Allocation of Multiple Processors to Lazy Boolean Function Trees - Justification of the Magic Number 2/3.
YCS 174, Department of Computer Science, University of York.
http://www.hcibook.com/alan/papers/two-thirds-92/


Abstract

In simulations of lazy evaluation of boolean formulae, Dunne, Gittings and Leng found that parallel evaluation by two processors achieved a speed-up of 2/3 compared to single processor evaluation. The reason that this factor was only 2/3 rather than a half was because the function nodes used for the simulation were all 'and' type functions, and hence sometimes the evaluation by the second processor proved unnecessary.
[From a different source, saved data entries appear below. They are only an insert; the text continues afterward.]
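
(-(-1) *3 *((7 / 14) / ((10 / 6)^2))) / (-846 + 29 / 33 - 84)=-891 / 1533050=-0.00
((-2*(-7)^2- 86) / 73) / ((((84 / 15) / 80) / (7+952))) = -2520800 / 73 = -34531.51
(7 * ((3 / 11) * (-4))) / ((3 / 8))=-20.36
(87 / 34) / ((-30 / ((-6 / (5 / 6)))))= 261 / 425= 0.61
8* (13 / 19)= 104 / 19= 5.47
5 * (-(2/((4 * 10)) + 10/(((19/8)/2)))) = -3219/76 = -42.36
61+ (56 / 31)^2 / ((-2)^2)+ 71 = 127636 / 961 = 132.82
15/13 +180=2355/13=181.15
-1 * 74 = -74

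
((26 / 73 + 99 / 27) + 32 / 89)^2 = 7296063889 / 379899081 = 19.21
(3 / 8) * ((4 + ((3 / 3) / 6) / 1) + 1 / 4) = 53 / 32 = 1.66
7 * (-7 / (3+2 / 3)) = -147 / 11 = -13.36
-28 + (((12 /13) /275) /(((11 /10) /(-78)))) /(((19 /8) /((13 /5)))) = -1624276 /57475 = -28.26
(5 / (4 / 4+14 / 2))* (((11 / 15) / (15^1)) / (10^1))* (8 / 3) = 11 / 1350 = 0.01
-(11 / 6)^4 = -14641 / 1296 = -11.30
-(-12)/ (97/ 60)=720/ 97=7.42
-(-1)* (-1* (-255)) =255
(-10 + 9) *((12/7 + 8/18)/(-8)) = 17/63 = 0.27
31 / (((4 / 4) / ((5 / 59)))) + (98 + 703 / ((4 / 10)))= 219259 / 118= 1858.13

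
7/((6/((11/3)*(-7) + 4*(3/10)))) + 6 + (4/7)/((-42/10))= -100021/4410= -22.68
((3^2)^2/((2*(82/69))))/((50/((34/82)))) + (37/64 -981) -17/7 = -18499001197/18827200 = -982.57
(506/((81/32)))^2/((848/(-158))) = -2589036032/347733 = -7445.47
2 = 2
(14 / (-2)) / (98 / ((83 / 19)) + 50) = -581 / 6012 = -0.10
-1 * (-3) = 3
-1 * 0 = 0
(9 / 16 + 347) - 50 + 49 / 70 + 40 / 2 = 25461 / 80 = 318.26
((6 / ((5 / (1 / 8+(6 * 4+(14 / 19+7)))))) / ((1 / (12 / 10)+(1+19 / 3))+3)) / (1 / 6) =130761 / 6365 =20.54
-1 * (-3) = 3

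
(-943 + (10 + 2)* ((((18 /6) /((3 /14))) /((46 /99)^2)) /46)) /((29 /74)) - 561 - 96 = -36745679 /12167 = -3020.11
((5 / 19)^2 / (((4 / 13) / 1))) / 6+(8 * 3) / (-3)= -68987 / 8664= -7.96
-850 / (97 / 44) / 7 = -37400 / 679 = -55.08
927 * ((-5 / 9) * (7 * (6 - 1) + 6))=-21115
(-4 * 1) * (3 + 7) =-40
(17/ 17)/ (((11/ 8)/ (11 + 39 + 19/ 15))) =6152/ 165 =37.28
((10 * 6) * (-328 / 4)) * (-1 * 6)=29520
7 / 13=0.54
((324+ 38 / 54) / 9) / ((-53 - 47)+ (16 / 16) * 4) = -8767 / 23328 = -0.38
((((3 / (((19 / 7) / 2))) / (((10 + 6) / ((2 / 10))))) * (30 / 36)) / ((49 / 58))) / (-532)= -29 / 566048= -0.00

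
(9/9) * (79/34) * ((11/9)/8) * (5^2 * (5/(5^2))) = 4345/2448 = 1.77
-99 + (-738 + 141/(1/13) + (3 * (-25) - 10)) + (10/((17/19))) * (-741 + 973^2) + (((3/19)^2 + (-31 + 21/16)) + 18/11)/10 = 114207967328079/10801120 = 10573715.26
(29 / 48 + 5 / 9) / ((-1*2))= -167 / 288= -0.58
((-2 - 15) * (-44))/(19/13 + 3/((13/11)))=187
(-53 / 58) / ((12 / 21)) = -371 / 232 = -1.60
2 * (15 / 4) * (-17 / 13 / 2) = -255 / 52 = -4.90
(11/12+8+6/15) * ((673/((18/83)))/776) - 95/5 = 15301661/838080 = 18.26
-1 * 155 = -155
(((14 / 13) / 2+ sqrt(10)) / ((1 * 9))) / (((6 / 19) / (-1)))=-19 * sqrt(10) / 54 - 133 / 702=-1.30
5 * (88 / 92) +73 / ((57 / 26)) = 49924 / 1311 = 38.08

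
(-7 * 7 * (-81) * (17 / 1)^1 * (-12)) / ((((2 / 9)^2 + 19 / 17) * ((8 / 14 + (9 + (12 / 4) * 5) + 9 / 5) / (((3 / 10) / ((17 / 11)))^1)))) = -7574923818 / 1483261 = -5106.94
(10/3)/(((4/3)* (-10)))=-1/4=-0.25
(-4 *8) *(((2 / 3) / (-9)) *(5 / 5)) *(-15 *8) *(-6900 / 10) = 588800 / 3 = 196266.67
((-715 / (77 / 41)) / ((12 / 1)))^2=1006.55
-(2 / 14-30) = 29.86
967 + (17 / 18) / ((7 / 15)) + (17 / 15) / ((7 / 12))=29129 / 30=970.97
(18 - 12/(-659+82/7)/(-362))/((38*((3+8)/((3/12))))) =335499/31164218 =0.01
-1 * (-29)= 29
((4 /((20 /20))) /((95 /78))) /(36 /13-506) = -0.01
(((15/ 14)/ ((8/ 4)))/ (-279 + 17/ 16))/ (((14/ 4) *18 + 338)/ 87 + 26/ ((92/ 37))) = -0.00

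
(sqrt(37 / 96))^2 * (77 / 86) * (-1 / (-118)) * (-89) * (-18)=4.68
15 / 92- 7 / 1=-629 / 92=-6.84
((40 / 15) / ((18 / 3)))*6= 8 / 3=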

This paper is intended to provide a justification for this 'magic number' of 2/3, by proving that it is exactly the speed-up obtained for pure balanced trees. A similar speed-up figure result is obtained for non-binary balanced trees and an equivalent speed-up figure for multiple processors is also given. Unbalanced trees have worse behaviour and by way of example the speed-up figure for an AVL tree is given (0.6952). Finally, numerical solutions are given for the case of arbitrary random binary trees. Since this report was first written Dunne et al. have proved analytically that the 2/3 figure does indeed hold for random trees generated by a reasonable distribution.

Keywords: parallel evaluation, VLSI simulation, VLSI design.